Winter Happens, Man – Deal With It

busIt would be easy to write this post from a “When I was a boy…” viewpoint, as in, “When I was a boy we had to walk 16 miles to school through 12 foot snow drifts when it was -60º and fighter planes were strafing us and Siberian tigers chased us the whole way!”  But this is too serious an issue to be flippant about.

Today, my daughter’s school district cancelled school because of “road conditions.”  The condition of the roads?  One centimeter of wet slush.  And it was raining, so even that was disappearing fast.  And the forecast temperature for today is 13º C (55º F), so it’s not like it’s going to freeze later, at the end of the school day.

Last year there were something like 9 snow days and only 1 or maybe 2 were truly warranted.  So that’s 7 days × 16,000 students × 6 hours/day = 672,000 hours of educational time that were needlessly withheld from our children.  And that’s just our school district.  Multiply that number by all the other districts and provinces.  I personally think that education is the most important challenge facing us these days, and doing less of it is not the answer.

And there’s the cost!  I don’t know how many teachers there are or what they get paid, but if we assume that they make $30 an hour and are responsible, on average, for 20 kids each, then that’s over a million bucks worth of teaching that taxpayers didn’t get what they paid for.

I don’t blame the teachers, of course.  I blame the over-cautious administrator that makes the judgement call early in the morning.  What’s going though his/her mind is, “If I cancel school today, then the worst thing that can happen is that some wacko blogger will be mad at me.  If I don’t cancel school, and FOR ANY REASON (weather-related or not) any harm comes to a child, I will be vilified and fired.”  Hmmm.  Tough choice.

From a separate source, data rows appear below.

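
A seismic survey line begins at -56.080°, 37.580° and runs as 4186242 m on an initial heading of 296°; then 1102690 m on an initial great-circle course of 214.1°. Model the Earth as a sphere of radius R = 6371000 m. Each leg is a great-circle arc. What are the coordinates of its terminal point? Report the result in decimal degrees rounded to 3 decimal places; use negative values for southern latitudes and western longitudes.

Apply the spherical direct solution leg by leg, carrying full precision between legs.
Leg 1: from (-56.080°, 37.580°), δ = 4186242/6371000 = 0.657078 rad, θ = 296° → φ = -30.505°, λ = -2.002°.
Leg 2: from (-30.505°, -2.002°), δ = 1102690/6371000 = 0.173080 rad, θ = 214.1° → φ = -38.528°, λ = -9.092°.

latitude -38.528°, longitude -9.092°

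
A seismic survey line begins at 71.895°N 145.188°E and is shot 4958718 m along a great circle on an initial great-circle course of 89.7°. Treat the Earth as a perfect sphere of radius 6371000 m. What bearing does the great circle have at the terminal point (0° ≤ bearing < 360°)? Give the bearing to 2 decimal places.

final bearing 154.99°

Angular distance δ = d/R = 4958718 / 6371000 = 0.778326 rad.
Start latitude φ₁ = 1.254804 rad; initial bearing θ = 1.565560 rad.
Destination latitude: φ₂ = arcsin( sin φ₁ cos δ + cos φ₁ sin δ cos θ ) = arcsin(0.677975) = 42.686°.
For the longitude increment, Δλ = atan2( sin θ sin δ cos φ₁, cos δ − sin φ₁ sin φ₂ ) = atan2(0.218178, 0.067682) = 72.765°.
λ₂ = 145.188° + 72.765° = 217.953°, normalized to (−180°, 180°] → -142.047°.
The forward bearing on arrival equals the back-azimuth from the destination plus 180°.
Back-azimuth from P₂ (42.69°, -142.05°) to P₁ (71.89°, 145.19°), with Δλ' = λ₁ − λ₂ = 287.23°: atan2( sin Δλ' cos φ₁ , cos φ₂ sin φ₁ − sin φ₂ cos φ₁ cos Δλ' ) = 334.99°.
Final bearing = (334.99° + 180°) mod 360° = 154.99°.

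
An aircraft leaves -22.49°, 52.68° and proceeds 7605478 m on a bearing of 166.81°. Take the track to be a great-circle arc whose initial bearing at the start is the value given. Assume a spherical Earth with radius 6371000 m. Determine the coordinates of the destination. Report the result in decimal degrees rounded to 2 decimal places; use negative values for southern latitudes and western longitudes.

latitude -77.75°, longitude 144.33°

Angular distance δ = d/R = 7605478 / 6371000 = 1.193765 rad.
Start latitude φ₁ = -0.392525 rad; initial bearing θ = 2.911384 rad.
Destination latitude: φ₂ = arcsin( sin φ₁ cos δ + cos φ₁ sin δ cos θ ) = arcsin(-0.977217) = -77.75°.
Then Δλ = atan2(0.196019, -0.005645) = 1.599589 rad, from sin θ sin δ cos φ₁ over cos δ − sin φ₁ sin φ₂.
λ₂ = 52.68° + 91.65° = 144.33°.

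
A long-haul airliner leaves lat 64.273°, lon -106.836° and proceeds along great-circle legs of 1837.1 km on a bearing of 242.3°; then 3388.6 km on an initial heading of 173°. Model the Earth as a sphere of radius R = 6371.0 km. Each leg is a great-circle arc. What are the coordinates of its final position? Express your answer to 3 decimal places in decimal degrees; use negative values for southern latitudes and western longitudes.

latitude 23.401°, longitude -128.167°

Apply the spherical direct solution leg by leg, carrying full precision between legs.
Leg 1: from (64.273°, -106.836°), δ = 1837.1/6371 = 0.288353 rad, θ = 242.3° → φ = 53.736°, λ = -132.029°.
Leg 2: from (53.736°, -132.029°), δ = 3388.6/6371 = 0.531879 rad, θ = 173° → φ = 23.401°, λ = -128.167°.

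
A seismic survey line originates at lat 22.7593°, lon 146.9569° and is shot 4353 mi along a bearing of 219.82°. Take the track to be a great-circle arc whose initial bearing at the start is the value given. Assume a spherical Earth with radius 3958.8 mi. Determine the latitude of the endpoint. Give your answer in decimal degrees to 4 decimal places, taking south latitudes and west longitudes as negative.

latitude -27.0934°

The arc subtends δ = 4353/3958.8 = 1.099576 rad at the centre.
Start latitude φ₁ = 0.397225 rad; initial bearing θ = 3.836583 rad.
Destination latitude: φ₂ = arcsin( sin φ₁ cos δ + cos φ₁ sin δ cos θ ) = arcsin(-0.455443) = -27.0934°.
Then Δλ = atan2(-0.526159, 0.630167) = -0.695693 rad, from sin θ sin δ cos φ₁ over cos δ − sin φ₁ sin φ₂.
λ₂ = λ₁ + Δλ = 107.0966°.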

But we need someone who can make that tough choice independently of their own situation.  We need someone that balances the cost to society of under-educating our future workforce, with the extremely small chance that something bad might happen.  Maybe it’s impossible for a human to make that decision rationally – maybe we need some kind of software that inputs all the meteorological data and spits out the answer.  Someone go invent that.

And I was exaggerating before – it was only 8 miles.